Jan ging in die Knie. „Wie fühlst du dich?“

Gregor starrte ihn mit blutunterlaufenen Augen an. „Lass mich!“

„Ich tue dir nichts. Und ich wusste nicht, was Anna tun würde.“

„Hau ab!“

„Willst du etwas trinken?“

„Ich bin am Arsch. Sie hat mich kaputtgemacht! Ich kann mich nur noch umbringen.“

„Im Haus haben wir Desinfektionsmittel und antibiotische Salbe. Und danach – die Ärzte kriegen das wieder hin.“

Tränen füllten Gregors Augen. „Mir wird mein Schwanz abfaulen. Wenn mich das nicht schon im Tal umbringt, schneiden sie ihn ab. Mein Leben ist nur noch ein Stück Scheiße.“

Jan redete gegen diese Hoffnungslosigkeit an. Nachdem er die Verletzungen in Augenschein genommen hatte, fehlte ihm dazu der Mut. Es sah scheußlich aus. Die Einstiche hatten sich geschlossen, doch darum herum hatten sich rote Höfe gebildet. An den verbrannten Stellen des Glieds lag das rohe Fleisch teilweise offen, teilweise war es von einer dünnflüssigen Eiterschicht bedeckt.

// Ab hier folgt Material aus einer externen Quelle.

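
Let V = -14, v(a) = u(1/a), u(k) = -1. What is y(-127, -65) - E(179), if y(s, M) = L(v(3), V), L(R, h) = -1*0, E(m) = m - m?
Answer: 0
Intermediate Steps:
v(a) = -1
E(m) = 0
L(R, h) = 0
y(s, M) = 0
y(-127, -65) - E(179) = 0 - 1*0 = 0 + 0 = 0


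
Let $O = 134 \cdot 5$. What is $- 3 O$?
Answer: $-2010$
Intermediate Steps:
$O = 670$
$- 3 O = \left(-3\right) 670 = -2010$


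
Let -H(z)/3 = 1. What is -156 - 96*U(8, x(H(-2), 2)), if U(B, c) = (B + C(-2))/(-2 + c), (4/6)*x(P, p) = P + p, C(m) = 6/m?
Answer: -132/7 ≈ -18.857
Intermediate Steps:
H(z) = -3 (H(z) = -3*1 = -3)
x(P, p) = 3*P/2 + 3*p/2 (x(P, p) = 3*(P + p)/2 = 3*P/2 + 3*p/2)
U(B, c) = (-3 + B)/(-2 + c) (U(B, c) = (B + 6/(-2))/(-2 + c) = (B + 6*(-½))/(-2 + c) = (B - 3)/(-2 + c) = (-3 + B)/(-2 + c))
-156 - 96*U(8, x(H(-2), 2)) = -156 - 96*(-3 + 8)/(-2 + ((3/2)*(-3) + (3/2)*2)) = -156 - 96*5/(-2 + (-9/2 + 3)) = -156 - 96*5/(-2 - 3/2) = -156 - 96*5/(-7/2) = -156 - (-192)*5/7 = -156 - 96*(-10/7) = -156 + 960/7 = -132/7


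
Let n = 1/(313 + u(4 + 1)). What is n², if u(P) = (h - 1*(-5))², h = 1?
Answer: 1/121801 ≈ 8.2101e-6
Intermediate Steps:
u(P) = 36 (u(P) = (1 - 1*(-5))² = (1 + 5)² = 6² = 36)
n = 1/349 (n = 1/(313 + 36) = 1/349 ≈ 0.0028653)
n² = (1/349)² = 1/121801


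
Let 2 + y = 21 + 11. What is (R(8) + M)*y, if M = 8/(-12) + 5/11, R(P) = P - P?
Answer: -70/11 ≈ -6.3636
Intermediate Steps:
y = 30 (y = -2 + (21 + 11) = -2 + 32 = 30)
R(P) = 0
M = -7/33 (M = 8*(-1/12) + 5*(1/11) = -2/3 + 5/11 = -7/33 ≈ -0.21212)
(R(8) + M)*y = (0 - 7/33)*30 = -7/33*30 = -70/11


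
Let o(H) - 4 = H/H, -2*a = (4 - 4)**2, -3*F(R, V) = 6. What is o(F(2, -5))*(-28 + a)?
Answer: -140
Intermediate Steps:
F(R, V) = -2 (F(R, V) = -1/3*6 = -2)
a = 0 (a = -(4 - 4)**2/2 = -1/2*0**2 = -1/2*0 = 0)
o(H) = 5 (o(H) = 4 + H/H = 4 + 1 = 5)
o(F(2, -5))*(-28 + a) = 5*(-28 + 0) = 5*(-28) = -140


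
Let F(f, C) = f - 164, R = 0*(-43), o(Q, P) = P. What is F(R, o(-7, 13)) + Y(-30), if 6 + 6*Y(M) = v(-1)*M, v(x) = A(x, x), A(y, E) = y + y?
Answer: -155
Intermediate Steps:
A(y, E) = 2*y
R = 0
v(x) = 2*x
Y(M) = -1 - M/3 (Y(M) = -1 + ((2*(-1))*M)/6 = -1 + (-2*M)/6 = -1 - M/3)
F(f, C) = -164 + f
F(R, o(-7, 13)) + Y(-30) = (-164 + 0) + (-1 - ⅓*(-30)) = -164 + (-1 + 10) = -164 + 9 = -155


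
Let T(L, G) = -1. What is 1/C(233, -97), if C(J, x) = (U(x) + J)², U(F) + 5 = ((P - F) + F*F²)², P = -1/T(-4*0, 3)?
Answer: 1/693544398795941980507609 ≈ 1.4419e-24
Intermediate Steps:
P = 1 (P = -1/(-1) = -1*(-1) = 1)
U(F) = -5 + (1 + F³ - F)² (U(F) = -5 + ((1 - F) + F*F²)² = -5 + ((1 - F) + F³)² = -5 + (1 + F³ - F)²)
C(J, x) = (-5 + J + (1 + x³ - x)²)² (C(J, x) = ((-5 + (1 + x³ - x)²) + J)² = (-5 + J + (1 + x³ - x)²)²)
1/C(233, -97) = 1/((-5 + 233 + (1 + (-97)³ - 1*(-97))²)²) = 1/((-5 + 233 + (1 - 912673 + 97)²)²) = 1/((-5 + 233 + (-912575)²)²) = 1/((-5 + 233 + 832793130625)²) = 1/(832793130853²) = 1/693544398795941980507609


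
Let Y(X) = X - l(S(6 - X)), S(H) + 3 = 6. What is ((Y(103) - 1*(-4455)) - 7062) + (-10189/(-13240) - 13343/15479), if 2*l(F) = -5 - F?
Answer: -512373845789/204941960 ≈ -2500.1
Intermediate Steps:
S(H) = 3 (S(H) = -3 + 6 = 3)
l(F) = -5/2 - F/2 (l(F) = (-5 - F)/2 = -5/2 - F/2)
Y(X) = 4 + X (Y(X) = X - (-5/2 - ½*3) = X - (-5/2 - 3/2) = X - 1*(-4) = X + 4 = 4 + X)
((Y(103) - 1*(-4455)) - 7062) + (-10189/(-13240) - 13343/15479) = (((4 + 103) - 1*(-4455)) - 7062) + (-10189/(-13240) - 13343/15479) = ((107 + 4455) - 7062) + (-10189*(-1/13240) - 13343*1/15479) = (4562 - 7062) + (10189/13240 - 13343/15479) = -2500 - 18945789/204941960 = -512373845789/204941960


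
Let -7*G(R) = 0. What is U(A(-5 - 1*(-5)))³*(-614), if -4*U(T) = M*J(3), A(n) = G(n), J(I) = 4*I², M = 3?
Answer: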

Jan zwang sich zu frühstücken. Auch Anna brachte nur mit Mühe etwas herunter. Gregor, der nichts essen wollte, verfolgte Anna mit finsteren Blicken. Keiner der beiden richtete ein Wort an den anderen.

Gregor zog sich die Hose aus und knotete sich eine Decke um die Hüften, um mit weniger Reibung am Unterleib gehen zu können. Mit Jans Hilfe erhob er sich und schaffte einige Schritte, ehe ihm schwarz vor Augen wurde. Dennoch versicherte er, dass er die lange Strecke zum Kanu bewältigen werde. Jan schickte ein Stoßgebet zum Himmel, dass Gregors grimmige Entschlossenheit anhalten möge.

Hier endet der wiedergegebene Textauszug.